I haven't gotten to do much pleasure reading since my first daughter was born way back in 2004 and even less since my second daughter was born in 2006, but I'm finally trying to tackle something longer than a New Yorker listing. I'm nearly done with "Cloud Atlas," by David Mitchell, which I think qualifies as an entertaining serious read. The book covers a couple hundred years through six somewhat linked short stories and paints a dystopic picture of the arc of society and science. The book's vision of society and science is captured in this passage from near the end:
...Our will to power, our science, and those [very] faculties that elevate us from apes, to savages, to modern man, are the same faculties that'll snuff our Homo sapiens before the century is out!
But while the view is dark, there is a love and perseverance to the novel's main characters (I don't want to give too much away) that suggests a faith in individuals. While I can only imagine that Mitchell would wince at me simplifying this novel this way, it's message boils down to something like "as a society we're going to screw it up, but through out it all individuals will be humans--loving, failing, being cads, and being heroes." (There's more to in including a great Russian doll simile, but for now let's leave it at this.)
Reading the New York Times article yesterday about Wu Lihong and his valiant but ultimately unsuccessful effort to save China's Lake Tai from chemical plants and agricultural pollution, I felt the lure of Mitchell's view. But there were also also uplifting stories recently like the Nobel Peace prize for Al Gore and the IPCC, for example.
Our president has talked a lot about the power of technology and called for a lot of R&D and voluntary measures. I on the other hand have closed my last two posts and many before that with calls to get our public policies right.
Ultimately, I believe to be an environmentalist you have to be an optimist. Given the constant barrage of bad news that dominates our media, you probably have to be an optimist just to be a functioning human. However this Blog Action Day, as thousands of individual bloggers use the power of the Internet to join in new form of civil action, it seems reasonable to ask is there a specific type of optimism that better suits environmentalists? Should we be techno-optimists, Any-Rand individualist-optimists, or political optimists?
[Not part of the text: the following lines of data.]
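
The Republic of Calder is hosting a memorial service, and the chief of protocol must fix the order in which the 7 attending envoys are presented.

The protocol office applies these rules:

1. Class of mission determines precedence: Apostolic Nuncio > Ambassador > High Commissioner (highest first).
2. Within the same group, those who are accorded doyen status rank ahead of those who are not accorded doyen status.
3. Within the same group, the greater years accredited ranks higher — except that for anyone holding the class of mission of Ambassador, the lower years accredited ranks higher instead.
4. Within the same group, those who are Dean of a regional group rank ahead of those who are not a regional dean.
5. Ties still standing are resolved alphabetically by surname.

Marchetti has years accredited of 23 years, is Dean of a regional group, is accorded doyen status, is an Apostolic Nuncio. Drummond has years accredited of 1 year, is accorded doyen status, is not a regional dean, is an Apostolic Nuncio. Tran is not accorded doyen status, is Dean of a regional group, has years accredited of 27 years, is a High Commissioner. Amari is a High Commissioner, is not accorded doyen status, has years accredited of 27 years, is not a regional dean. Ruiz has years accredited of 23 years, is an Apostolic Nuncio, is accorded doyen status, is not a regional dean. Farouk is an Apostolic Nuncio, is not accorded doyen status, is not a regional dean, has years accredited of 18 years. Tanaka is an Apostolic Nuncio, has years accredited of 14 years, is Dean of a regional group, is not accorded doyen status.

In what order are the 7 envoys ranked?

Marchetti, Ruiz, Drummond, Farouk, Tanaka, Tran, Amari

By class of mission: Marchetti, Ruiz, Drummond, Farouk and Tanaka (Apostolic Nuncio); then Tran and Amari (High Commissioner).
Among Marchetti, Ruiz, Drummond, Farouk and Tanaka, accorded doyen status before not accorded doyen status: Marchetti, Ruiz and Drummond (accorded doyen status) before Farouk and Tanaka (not accorded doyen status).
Among Marchetti, Ruiz and Drummond, by years accredited (higher first): Marchetti and Ruiz (23 years) before Drummond (1 year).
Among Marchetti and Ruiz, Dean of a regional group before not a regional dean: Marchetti (Dean of a regional group) before Ruiz (not a regional dean).
Among Farouk and Tanaka, by years accredited (higher first): Farouk (18 years) before Tanaka (14 years).
Tran and Amari are each not accorded doyen status, so the next rule applies.
Tran and Amari both have years accredited 27 years, so the next rule applies.
Among Tran and Amari, Dean of a regional group before not a regional dean: Tran (Dean of a regional group) before Amari (not a regional dean).
Full order: Marchetti, Ruiz, Drummond, Farouk, Tanaka, Tran, Amari.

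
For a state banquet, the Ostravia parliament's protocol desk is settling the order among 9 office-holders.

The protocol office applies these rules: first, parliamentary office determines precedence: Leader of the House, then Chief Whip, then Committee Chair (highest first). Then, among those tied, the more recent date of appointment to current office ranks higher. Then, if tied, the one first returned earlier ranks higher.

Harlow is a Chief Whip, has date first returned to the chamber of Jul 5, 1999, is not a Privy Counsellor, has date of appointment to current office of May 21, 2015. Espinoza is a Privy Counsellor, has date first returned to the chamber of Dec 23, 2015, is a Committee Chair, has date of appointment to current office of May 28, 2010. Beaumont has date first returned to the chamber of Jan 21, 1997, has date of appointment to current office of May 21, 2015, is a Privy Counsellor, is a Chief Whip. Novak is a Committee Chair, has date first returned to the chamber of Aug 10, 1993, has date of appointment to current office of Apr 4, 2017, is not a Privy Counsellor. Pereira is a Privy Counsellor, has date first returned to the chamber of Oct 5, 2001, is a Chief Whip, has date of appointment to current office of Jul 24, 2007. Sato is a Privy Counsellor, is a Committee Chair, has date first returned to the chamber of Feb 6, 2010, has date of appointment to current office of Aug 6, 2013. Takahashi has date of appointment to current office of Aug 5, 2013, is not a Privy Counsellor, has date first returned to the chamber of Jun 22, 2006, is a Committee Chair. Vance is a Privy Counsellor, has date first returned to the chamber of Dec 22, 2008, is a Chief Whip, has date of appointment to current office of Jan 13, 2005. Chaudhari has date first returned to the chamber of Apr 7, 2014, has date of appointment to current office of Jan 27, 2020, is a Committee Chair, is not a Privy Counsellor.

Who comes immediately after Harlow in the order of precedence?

Pereira

By parliamentary office: Beaumont, Harlow, Pereira and Vance (Chief Whip); then Chaudhari, Novak, Sato, Takahashi and Espinoza (Committee Chair).
Among Beaumont, Harlow, Pereira and Vance, by date of appointment to current office (later first): Beaumont and Harlow (May 21, 2015) before Pereira (Jul 24, 2007) before Vance (Jan 13, 2005).
Among Beaumont and Harlow, by date first returned to the chamber (earlier first): Beaumont (Jan 21, 1997) before Harlow (Jul 5, 1999).
Among Chaudhari, Novak, Sato, Takahashi and Espinoza, by date of appointment to current office (later first): Chaudhari (Jan 27, 2020) before Novak (Apr 4, 2017) before Sato (Aug 6, 2013) before Takahashi (Aug 5, 2013) before Espinoza (May 28, 2010).
Order: Beaumont, Harlow, Pereira, Vance, Chaudhari, Novak, Sato, Takahashi, Espinoza.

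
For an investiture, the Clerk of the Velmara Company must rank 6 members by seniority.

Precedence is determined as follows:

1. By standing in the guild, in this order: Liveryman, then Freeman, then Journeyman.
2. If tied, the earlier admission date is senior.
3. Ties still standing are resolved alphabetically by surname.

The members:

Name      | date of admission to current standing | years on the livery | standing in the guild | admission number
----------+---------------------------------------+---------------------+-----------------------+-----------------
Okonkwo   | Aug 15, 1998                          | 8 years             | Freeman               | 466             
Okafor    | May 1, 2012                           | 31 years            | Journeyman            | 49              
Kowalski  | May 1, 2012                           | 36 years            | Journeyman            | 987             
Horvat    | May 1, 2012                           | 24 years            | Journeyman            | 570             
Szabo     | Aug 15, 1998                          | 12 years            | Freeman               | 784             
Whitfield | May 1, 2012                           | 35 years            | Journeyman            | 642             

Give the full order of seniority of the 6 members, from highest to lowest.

By standing in the guild: Okonkwo and Szabo (Freeman); then Horvat, Kowalski, Okafor and Whitfield (Journeyman).
Okonkwo and Szabo both have date of admission to current standing Aug 15, 1998, so the next rule applies.
Among Okonkwo and Szabo, alphabetically by surname: Okonkwo before Szabo.
Horvat, Kowalski, Okafor and Whitfield all have date of admission to current standing May 1, 2012, so the next rule applies.
Among Horvat, Kowalski, Okafor and Whitfield, alphabetically by surname: Horvat before Kowalski before Okafor before Whitfield.
Full order: Okonkwo, Szabo, Horvat, Kowalski, Okafor, Whitfield.

Okonkwo, Szabo, Horvat, Kowalski, Okafor, Whitfield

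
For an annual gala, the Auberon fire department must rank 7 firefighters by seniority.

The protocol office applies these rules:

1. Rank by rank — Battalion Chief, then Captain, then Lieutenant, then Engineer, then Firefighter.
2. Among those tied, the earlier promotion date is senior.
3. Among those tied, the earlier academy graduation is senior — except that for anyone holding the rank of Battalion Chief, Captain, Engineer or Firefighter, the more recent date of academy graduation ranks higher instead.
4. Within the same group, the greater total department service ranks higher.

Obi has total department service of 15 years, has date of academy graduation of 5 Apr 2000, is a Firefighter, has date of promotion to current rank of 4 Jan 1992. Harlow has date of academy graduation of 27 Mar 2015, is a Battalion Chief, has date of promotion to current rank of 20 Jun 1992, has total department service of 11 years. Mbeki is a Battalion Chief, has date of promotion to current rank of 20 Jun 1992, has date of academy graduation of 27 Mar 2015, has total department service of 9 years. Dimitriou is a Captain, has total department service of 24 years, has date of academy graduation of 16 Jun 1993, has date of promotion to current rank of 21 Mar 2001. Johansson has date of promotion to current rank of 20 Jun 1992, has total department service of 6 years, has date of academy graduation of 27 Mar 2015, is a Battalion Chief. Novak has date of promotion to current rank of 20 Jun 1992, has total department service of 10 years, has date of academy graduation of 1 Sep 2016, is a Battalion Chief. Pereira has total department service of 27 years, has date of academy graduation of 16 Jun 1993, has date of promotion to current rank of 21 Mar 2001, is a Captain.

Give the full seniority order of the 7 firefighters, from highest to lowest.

Novak, Harlow, Mbeki, Johansson, Pereira, Dimitriou, Obi

By rank: Novak, Harlow, Mbeki and Johansson (Battalion Chief); then Pereira and Dimitriou (Captain); then Obi (Firefighter).
Novak, Harlow, Mbeki and Johansson all have date of promotion to current rank 20 Jun 1992, so the next rule applies.
Among Novak, Harlow, Mbeki and Johansson, by date of academy graduation (later first) (reversed rule for this group): Novak (1 Sep 2016) before Harlow, Mbeki and Johansson (27 Mar 2015).
Among Harlow, Mbeki and Johansson, by total department service (higher first): Harlow (11 years) before Mbeki (9 years) before Johansson (6 years).
Pereira and Dimitriou both have date of promotion to current rank 21 Mar 2001, so the next rule applies.
Pereira and Dimitriou both have date of academy graduation 16 Jun 1993, so the next rule applies.
Among Pereira and Dimitriou, by total department service (higher first): Pereira (27 years) before Dimitriou (24 years).
Full order: Novak, Harlow, Mbeki, Johansson, Pereira, Dimitriou, Obi.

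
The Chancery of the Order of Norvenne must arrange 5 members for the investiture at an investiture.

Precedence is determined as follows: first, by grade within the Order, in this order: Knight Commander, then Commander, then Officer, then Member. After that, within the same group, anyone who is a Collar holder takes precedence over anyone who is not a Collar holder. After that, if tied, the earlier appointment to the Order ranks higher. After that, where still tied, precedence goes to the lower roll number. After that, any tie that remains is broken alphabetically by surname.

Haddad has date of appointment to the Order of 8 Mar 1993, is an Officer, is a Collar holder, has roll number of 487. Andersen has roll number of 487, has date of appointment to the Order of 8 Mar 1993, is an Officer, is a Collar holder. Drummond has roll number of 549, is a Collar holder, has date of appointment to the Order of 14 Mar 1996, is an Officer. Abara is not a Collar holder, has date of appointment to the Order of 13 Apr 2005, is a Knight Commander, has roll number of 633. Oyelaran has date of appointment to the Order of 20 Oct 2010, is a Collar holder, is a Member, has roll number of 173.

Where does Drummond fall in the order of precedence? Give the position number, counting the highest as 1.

4

By grade within the Order: Abara (Knight Commander); then Andersen, Haddad and Drummond (Officer); then Oyelaran (Member).
Andersen, Haddad and Drummond are each a Collar holder, so the next rule applies.
Among Andersen, Haddad and Drummond, by date of appointment to the Order (earlier first): Andersen and Haddad (8 Mar 1993) before Drummond (14 Mar 1996).
Andersen and Haddad both have roll number 487, so the next rule applies.
Among Andersen and Haddad, alphabetically by surname: Andersen before Haddad.
Order: Abara, Andersen, Haddad, Drummond, Oyelaran. So position 4.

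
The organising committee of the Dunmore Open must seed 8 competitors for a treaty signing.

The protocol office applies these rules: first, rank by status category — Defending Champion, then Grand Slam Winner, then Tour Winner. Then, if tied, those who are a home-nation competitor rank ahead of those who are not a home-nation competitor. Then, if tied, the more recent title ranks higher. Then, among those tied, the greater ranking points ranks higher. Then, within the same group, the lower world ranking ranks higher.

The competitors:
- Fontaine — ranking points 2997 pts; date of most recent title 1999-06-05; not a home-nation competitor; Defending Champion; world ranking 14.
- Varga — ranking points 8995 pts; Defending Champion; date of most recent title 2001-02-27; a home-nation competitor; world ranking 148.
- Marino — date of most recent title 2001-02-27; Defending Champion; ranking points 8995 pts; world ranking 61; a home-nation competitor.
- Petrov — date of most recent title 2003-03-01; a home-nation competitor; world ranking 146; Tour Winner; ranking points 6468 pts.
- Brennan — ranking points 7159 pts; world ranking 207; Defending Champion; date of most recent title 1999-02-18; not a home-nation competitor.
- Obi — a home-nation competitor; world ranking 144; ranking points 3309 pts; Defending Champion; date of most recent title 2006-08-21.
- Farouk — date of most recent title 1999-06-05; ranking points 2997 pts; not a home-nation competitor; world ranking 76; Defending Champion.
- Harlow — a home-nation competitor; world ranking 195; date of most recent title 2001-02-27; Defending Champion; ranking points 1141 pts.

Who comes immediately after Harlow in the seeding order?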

While folks may not use these terms, this debate is alive and well within the community. There are those that have faith in technology and believe it's largely a question of choosing the right technologies. Other's argue that individuals must change their behaviors. And still others that say it's all about our public policies. These differences are to some degree captured between three of my favorite blogs: Treehugger, Gristmill, and the Switchboard here--green consumerists, freeze-in-the-darks, and green wonks.
Of course, these options are not mutually exclusive. My colleague wrote this very thoughtful post about the need for balance. I might call it the middle path. What we need are individuals making the right choice about technologies and policies/politician, technologies that make it easier to live lightly on the land, and policies and leaders that drive the market to develop better technologies and use them in better ways.
In the end, whatever gets you up working to make the world a better place, right? For me, when I look at my girls, I got to believe that we can make it work out--we'll get the balance right--people, science, and society--to get to a better future. Mitchell's future is fun to read about, but I don't want my girls growing up in it.